Tra i partiti di governo l’unico a sorridere è Italia Viva, che guadagna qualche consenso e raggiunge il 5,5% nella settimana della Leopolda. Rimanendo nel centrosinistra troviamo Mdp allo 0,7%, Sinistra italiana all’1,4%, +Europa al 2%, Europa Verde all’1,4%, così come Siamo europei. Nel centrodestra, invece, crolla Cambiamo di Giovanni Toti, stimato allo 0,2%. Per quanto riguarda le coalizioni, quella di governo si attesta al 44,4%, mentre le opposizioni di centrodestra arrivano al 47%.

Il giudizio degli elettori sulle misure della manovra

Lo stesso sondaggio chiede agli italiani un giudizio su alcune misure inserite nella legge di Bilancio. In primis la soglia del contante, portata a duemila euro (e poi a mille nel 2021): si dicono favorevoli il 45,1% degli intervistati, contrari il 50,1%. Per quanto riguarda il carcere per gli evasori, giudizio positivo per ben il 74,3% del campione, negativo solo per il 22,2%. Giudizio positivo anche sulla plastic tax, da introdurre sugli imballaggi di plastica: si dice favorevole il 55,7% degli italiani, contrario il 41,1%.

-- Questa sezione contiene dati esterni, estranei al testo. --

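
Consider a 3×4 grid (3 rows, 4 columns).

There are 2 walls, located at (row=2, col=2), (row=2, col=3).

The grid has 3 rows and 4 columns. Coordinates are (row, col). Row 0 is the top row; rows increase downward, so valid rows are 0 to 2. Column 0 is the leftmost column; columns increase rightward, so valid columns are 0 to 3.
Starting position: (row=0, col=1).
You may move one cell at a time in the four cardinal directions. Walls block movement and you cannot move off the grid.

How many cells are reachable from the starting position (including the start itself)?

BFS flood-fill from (row=0, col=1):
  Distance 0: (row=0, col=1)
  Distance 1: (row=0, col=0), (row=0, col=2), (row=1, col=1)
  Distance 2: (row=0, col=3), (row=1, col=0), (row=1, col=2), (row=2, col=1)
  Distance 3: (row=1, col=3), (row=2, col=0)
Total reachable: 10 (grid has 10 open cells total)

Answer: Reachable cells: 10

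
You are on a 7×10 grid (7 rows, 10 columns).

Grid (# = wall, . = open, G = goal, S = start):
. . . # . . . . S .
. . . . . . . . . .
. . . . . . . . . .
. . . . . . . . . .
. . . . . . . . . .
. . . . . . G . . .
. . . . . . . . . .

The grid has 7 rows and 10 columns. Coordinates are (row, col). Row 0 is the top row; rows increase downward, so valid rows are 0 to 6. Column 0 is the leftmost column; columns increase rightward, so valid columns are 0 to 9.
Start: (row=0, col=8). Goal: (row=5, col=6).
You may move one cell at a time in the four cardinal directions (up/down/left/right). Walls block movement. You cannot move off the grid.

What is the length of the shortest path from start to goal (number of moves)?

BFS from (row=0, col=8) until reaching (row=5, col=6):
  Distance 0: (row=0, col=8)
  Distance 1: (row=0, col=7), (row=0, col=9), (row=1, col=8)
  Distance 2: (row=0, col=6), (row=1, col=7), (row=1, col=9), (row=2, col=8)
  Distance 3: (row=0, col=5), (row=1, col=6), (row=2, col=7), (row=2, col=9), (row=3, col=8)
  Distance 4: (row=0, col=4), (row=1, col=5), (row=2, col=6), (row=3, col=7), (row=3, col=9), (row=4, col=8)
  Distance 5: (row=1, col=4), (row=2, col=5), (row=3, col=6), (row=4, col=7), (row=4, col=9), (row=5, col=8)
  Distance 6: (row=1, col=3), (row=2, col=4), (row=3, col=5), (row=4, col=6), (row=5, col=7), (row=5, col=9), (row=6, col=8)
  Distance 7: (row=1, col=2), (row=2, col=3), (row=3, col=4), (row=4, col=5), (row=5, col=6), (row=6, col=7), (row=6, col=9)  <- goal reached here
One shortest path (7 moves): (row=0, col=8) -> (row=0, col=7) -> (row=0, col=6) -> (row=1, col=6) -> (row=2, col=6) -> (row=3, col=6) -> (row=4, col=6) -> (row=5, col=6)

Answer: Shortest path length: 7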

Sondaggi, cosa pensano gli elettori del taglio del cuneo fiscale

Agli intervistati viene chiesto anche se ritengono sufficiente il taglio del cuneo fiscale previsto dalla manovra, con cui dovrebbero arrivare circa 40 euro in più in busta paga per alcune categorie di lavoratori. Sono sufficienti solo per l’11,9% del campione. Al contrario ritiene che questa cifra sia addirittura “una miseria” ben il 52,1% degli elettori. Infine, secondo il 30,9% degli intervistati i 40 euro in più in busta paga “non sono una gran cifra ma è un passo avanti”.